My problem is that most pax cant shut the door hard enough. I have a Jeep Wrangler. The doors themselves weigh pretty much nothing. It takes a little to shut them where as a typical car door weighs quite a bit and just a little bit will get it shut completely. I have to tell several to close the door again. Other wise, te damned Jeep will ding after every stop and start at lights and stop signs and the dome never goes out. 

Of all the vehicles Ive owned over the last 22 years of driving, ive never had a single window motor go bad, never had a window jump track, no bushing issues and not one broken window. Not sure what you guys are driving these days.


----------



## Coachman (Sep 22, 2015)

Imchasinyou said:


> My problem is that most pax cant shut the door hard enough.


I've got the same problem. I drive a PT Cruiser and it takes a good push to shut the back doors. Usually a pax will know when they don't get it shut and come back for a second try. But often enough I've got to get out and shut the door myself after the pax walks off.


----------



## Rich2nyce (Jan 25, 2016)

most pax are used to heavier doors, ie pickup trucks and suvs. this is why they slam the door. I'll mention it if they ask how's uber treating me, if not i'll still mention before getting to there destination.... "looks like we're almost there, do me a favor the doors are very light, try not to slam please" usually works for the most part


----------



## lyft_audi (Mar 3, 2016)

This is one of my HUGE pet peeves... I hate when people slam my doors.

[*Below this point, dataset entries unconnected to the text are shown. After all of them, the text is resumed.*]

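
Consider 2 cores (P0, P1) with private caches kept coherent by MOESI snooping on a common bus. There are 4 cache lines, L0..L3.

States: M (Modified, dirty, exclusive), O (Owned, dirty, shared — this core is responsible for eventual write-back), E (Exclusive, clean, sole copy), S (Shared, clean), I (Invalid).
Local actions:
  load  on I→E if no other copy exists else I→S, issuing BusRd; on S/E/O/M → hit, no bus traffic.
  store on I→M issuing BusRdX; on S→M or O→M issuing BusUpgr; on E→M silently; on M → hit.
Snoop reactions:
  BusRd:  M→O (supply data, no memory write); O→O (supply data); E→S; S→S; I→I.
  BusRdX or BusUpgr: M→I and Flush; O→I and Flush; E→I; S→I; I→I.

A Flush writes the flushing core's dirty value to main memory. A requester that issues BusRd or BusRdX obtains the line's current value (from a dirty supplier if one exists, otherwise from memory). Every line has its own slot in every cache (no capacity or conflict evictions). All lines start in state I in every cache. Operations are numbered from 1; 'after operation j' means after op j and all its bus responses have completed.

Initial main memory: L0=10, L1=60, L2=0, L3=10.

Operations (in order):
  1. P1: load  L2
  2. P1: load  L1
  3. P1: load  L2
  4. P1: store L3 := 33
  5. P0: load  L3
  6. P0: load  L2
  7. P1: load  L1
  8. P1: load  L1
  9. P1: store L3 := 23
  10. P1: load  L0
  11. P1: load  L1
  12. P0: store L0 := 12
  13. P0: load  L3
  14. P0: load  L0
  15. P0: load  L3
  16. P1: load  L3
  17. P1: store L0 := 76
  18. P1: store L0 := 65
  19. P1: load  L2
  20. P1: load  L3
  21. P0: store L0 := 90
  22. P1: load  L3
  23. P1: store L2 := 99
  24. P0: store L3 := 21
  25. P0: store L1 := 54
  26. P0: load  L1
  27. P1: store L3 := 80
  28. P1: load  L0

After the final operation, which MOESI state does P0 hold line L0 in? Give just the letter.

state = O

[1] P1: load  L2 | P0:I, P1:E(0) | bus: BusRd
[2] P1: load  L1 | P0:I, P1:E(60) | bus: BusRd
[3] P1: load  L2 | P0:I, P1:E(0) | bus: none
[4] P1: store L3 := 33 | P0:I, P1:M(33) | bus: BusRdX
[5] P0: load  L3 | P0:S(33), P1:O(33) | bus: BusRd
[6] P0: load  L2 | P0:S(0), P1:S(0) | bus: BusRd
[7] P1: load  L1 | P0:I, P1:E(60) | bus: none
[8] P1: load  L1 | P0:I, P1:E(60) | bus: none
[9] P1: store L3 := 23 | P0:I, P1:M(23) | bus: BusUpgr
[10] P1: load  L0 | P0:I, P1:E(10) | bus: BusRd
[11] P1: load  L1 | P0:I, P1:E(60) | bus: none
[12] P0: store L0 := 12 | P0:M(12), P1:I | bus: BusRdX
[13] P0: load  L3 | P0:S(23), P1:O(23) | bus: BusRd
[14] P0: load  L0 | P0:M(12), P1:I | bus: none
[15] P0: load  L3 | P0:S(23), P1:O(23) | bus: none
[16] P1: load  L3 | P0:S(23), P1:O(23) | bus: none
[17] P1: store L0 := 76 | P0:I, P1:M(76) | bus: BusRdX,Flush
[18] P1: store L0 := 65 | P0:I, P1:M(65) | bus: none
[19] P1: load  L2 | P0:S(0), P1:S(0) | bus: none
[20] P1: load  L3 | P0:S(23), P1:O(23) | bus: none
[21] P0: store L0 := 90 | P0:M(90), P1:I | bus: BusRdX,Flush
[22] P1: load  L3 | P0:S(23), P1:O(23) | bus: none
[23] P1: store L2 := 99 | P0:I, P1:M(99) | bus: BusUpgr
[24] P0: store L3 := 21 | P0:M(21), P1:I | bus: BusUpgr,Flush
[25] P0: store L1 := 54 | P0:M(54), P1:I | bus: BusRdX
[26] P0: load  L1 | P0:M(54), P1:I | bus: none
[27] P1: store L3 := 80 | P0:I, P1:M(80) | bus: BusRdX,Flush
[28] P1: load  L0 | P0:O(90), P1:S(90) | bus: BusRd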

My rear doors are very light and very short, ppl like to fling em open so the hit their limiters and bounce on the hinge and they like to slam it as though they are doors on a friggin' tank.

I'm gonna start 1 starring these ppl from now on...


----------



## UberMeansSuper (Aug 3, 2015)

Nothing you can do. Pax will be pax.


----------



## Uber-Doober (Dec 16, 2014)

I hate door slammers.... not so much with my assigned vehicle but with my personal cars. 
Another peeve I have is with people that close the door with the palm of their hand on the glass.


----------